Press freedom advocates and the media on Wednesday warned of the “death” of a freedom of information bill as the current Congress session ended, effectively sending the legislation back to square one.
A key pledge by President Benigno Aquino before he took office, the bill passed the Senate last year but remained stuck in the House of Representatives as Congress closed on Wednesday for the start of the campaign period for mid-term elections set for May.
When Congress reconvenes in July with new legislators, the Freedom of Information (FOI) Bill will have to start the process of passage from the start.
More than one hundred groups and individuals in support of the bill accused Aquino and Congress of having “turned a deaf ear.”
During a press conference in Manila, the group vowed to keep fighting for the full disclosure from government departments on matters of public interest, which the bill is designed to enforce.

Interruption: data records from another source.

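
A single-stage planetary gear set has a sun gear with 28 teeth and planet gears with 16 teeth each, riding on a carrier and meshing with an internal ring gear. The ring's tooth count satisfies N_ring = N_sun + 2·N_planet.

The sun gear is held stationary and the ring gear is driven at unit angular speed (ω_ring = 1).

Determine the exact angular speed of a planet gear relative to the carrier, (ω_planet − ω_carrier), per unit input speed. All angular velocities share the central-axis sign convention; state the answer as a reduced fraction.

N_ring = 28 + 2·16 = 60
28(ω_s−ω_c) = −60(ω_r−ω_c),  ω_s=0, ω_r=1
28(0−ω_c) = −60(1−ω_c)  ⇒  88ω_c = 60  ⇒  ω_c = 15/22
sun–planet: 28·(0−15/22) = −16·(ω_p−ω_c)  ⇒  ω_p−ω_c = −(28/16)·(-15/22) = 105/88

105/88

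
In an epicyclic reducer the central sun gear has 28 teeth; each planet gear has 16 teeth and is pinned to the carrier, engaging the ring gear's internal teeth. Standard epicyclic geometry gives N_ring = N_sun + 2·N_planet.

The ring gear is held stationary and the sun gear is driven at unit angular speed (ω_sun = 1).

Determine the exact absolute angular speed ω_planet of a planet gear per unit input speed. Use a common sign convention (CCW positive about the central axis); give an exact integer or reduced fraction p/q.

N_ring = 28 + 2·16 = 60
28(ω_s−ω_c) = −60(ω_r−ω_c),  ω_r=0, ω_s=1
28(1−ω_c) = −60(0−ω_c)  ⇒  88ω_c = 28  ⇒  ω_c = 7/22
sun–planet: 28·(1−7/22) = −16·(ω_p−ω_c)  ⇒  ω_p−ω_c = −(28/16)·(15/22) = -105/88
ω_p = 7/22 − 105/88 = -7/8

-7/8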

“Our peoples’ right to information… provides greater opportunity for their participation in good governance,” Bishop Broderick Pabillo, head of the bishops’ National Secretariat for Social Action, Justice and Peace and a supporter of the bill, said at the press conference.
Deputy House Speaker Lorenzo Tanada, the bill’s principal author, said he would continue to push for the bill even if he was no longer a congressman come July.
“We live to fight another day. We will not eulogize and bury the FOI Bill because it will be resurrected in the next Congress,” he said.